It seems like every week something is happening in the gaming industry and usually, it’s rarely positive. And the word this time is how EA implemented and then removed a loot box system that works against the interest of players. But this isn’t the first time that we’ve seen microtransactions, and it certainly isn’t going to be the last. And while the industry begins to cool on the EA loot box fiasco I think back to Colin Moriarty’s challenge. Stop supporting bullshit.
Speaking With Your Wallet
Back when Colin was on Kinda Funny, he often challenged gamers to stop supporting the bullshit. The premise that we as gamers only fuel the things we hate by continuing to buy games from companies, like EA, who try to get over on us with shady microtransactions and season passes with DLC that isn’t worth the price. It’s a statement that when heard is usually challenged. “I’m just one person, what is me not buying the game going to do?” But it’s not just about the bottom line; it’s about principle.

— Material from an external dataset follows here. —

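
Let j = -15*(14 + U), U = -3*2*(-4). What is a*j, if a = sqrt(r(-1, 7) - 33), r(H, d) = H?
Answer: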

At some point, you have to stand for something. Even if the company isn’t going to fall under because you didn’t spend $60 with them, you have to hold on something. When BioWare released Mass Effect Andromeda, I decided I wasn’t going to purchase the game based on my views of the Mass Effect trilogy and the direction the game was taking. Of course, that worked out in my favor as the game was average at best, but I also felt like I had a way of making sure the company heard my complaint. I’ve also seen what happens when you give away all your buying power.
When You Give The Power Away
When Destiny 2 released in September, I foolishly bought the game with the season pass on day one based on my experience with the first game. But now I’m not happy with the direction Bungie has taken with the sequel I have no leverage to speak. Yes, I can stop playing the game, but Activision(and Bungie) already have my money. A drop in the player count is one thing, but imagine what would happen if they didn’t have my money. Imagine how quick, changes or at least the acknowledgment of changes would occur if the company didn’t have the money of most of the player base. Would our complaints fall on deaf ears?
What Colin spoke about was us taking back our voice in the community. If we’re tired of how things are shaping up in the industry we need to talk with our wallet. Don’t like DLC? Don’t buy it. Not feeling what a developer is doing with a particular franchise, stop buying their games. We must learn to speak with our wallets because when it comes to business money is the loudest voice in the room.